How do taxpayers prove they qualify for the domestic content bonus? Taxpayers must certify the availability of the bonus in a statement attached to the typical U.S. federal income tax credit form for their project (e.g., Form 3468 for the investment tax credit). There is no form for this statement yet, but the Notice implies that one will be issued. The Notice is thin on details for this certification, but it is possible that taxpayers will have to attest to the direct costs used to determine that the project meets the manufactured products rules. Until more guidance is released, developers would be wise to obtain as much documentation and specific information about cost and place of manufacture from suppliers as possible.

Next Steps

Manufacturers may want to revisit their domestic content projections and refine them to account for the distinctions drawn in the Notice. They may also consider whether there may be another way to achieve sufficient domestic content to satisfy their customers. Developers should consider the level of detail required in procurement contracts and whether additional information or assurances in existing contracts are needed. Investors should carefully consider the level and type of assurances they require before paying for domestic content bonus credits. And everyone ough to think hard about whether additional or different guidance is needed and, therefore, whether it is in their interest to comment on the Notice or the proposed Treasury Regulations as soon as they are released.

Perkins Coie is prepared to navigate the evolving tax credit requirements and tax credit-focused investment market. Please contact the authors of this Update with any further inquiries.


[1] All references to the “Code” herein are to the U.S. Internal Revenue Code, as amended and restated.

[2] Code Section 45 concerns the traditional production tax credit for renewable electricity.

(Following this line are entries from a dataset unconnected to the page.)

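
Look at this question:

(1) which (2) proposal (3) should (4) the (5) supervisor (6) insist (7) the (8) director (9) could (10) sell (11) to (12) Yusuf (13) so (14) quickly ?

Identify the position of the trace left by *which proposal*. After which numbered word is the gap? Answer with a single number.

In situ: The supervisor should insist the director could sell which proposal to Yusuf so quickly.
The filler 'which proposal' is interpreted as the direct object of 'sell'. Wh-movement fronts it, leaving a gap right after 'sell':
Which proposal should the supervisor insist the director could sell ___ to Yusuf so quickly?
'sell' is word 10.

10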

Code Section 48 concerns the traditional investment tax credit for renewable electricity and post-IRA, renewable natural gas, energy storage, and some hydrogen production facilities. Code Section 45Y concerns the new production tax credit for renewable electricity (i.e., the Clean Electricity Production Credit). Code Section 48E concerns the new investment tax credit for renewable electricity (i.e., the Clean Electricity Investment Credit).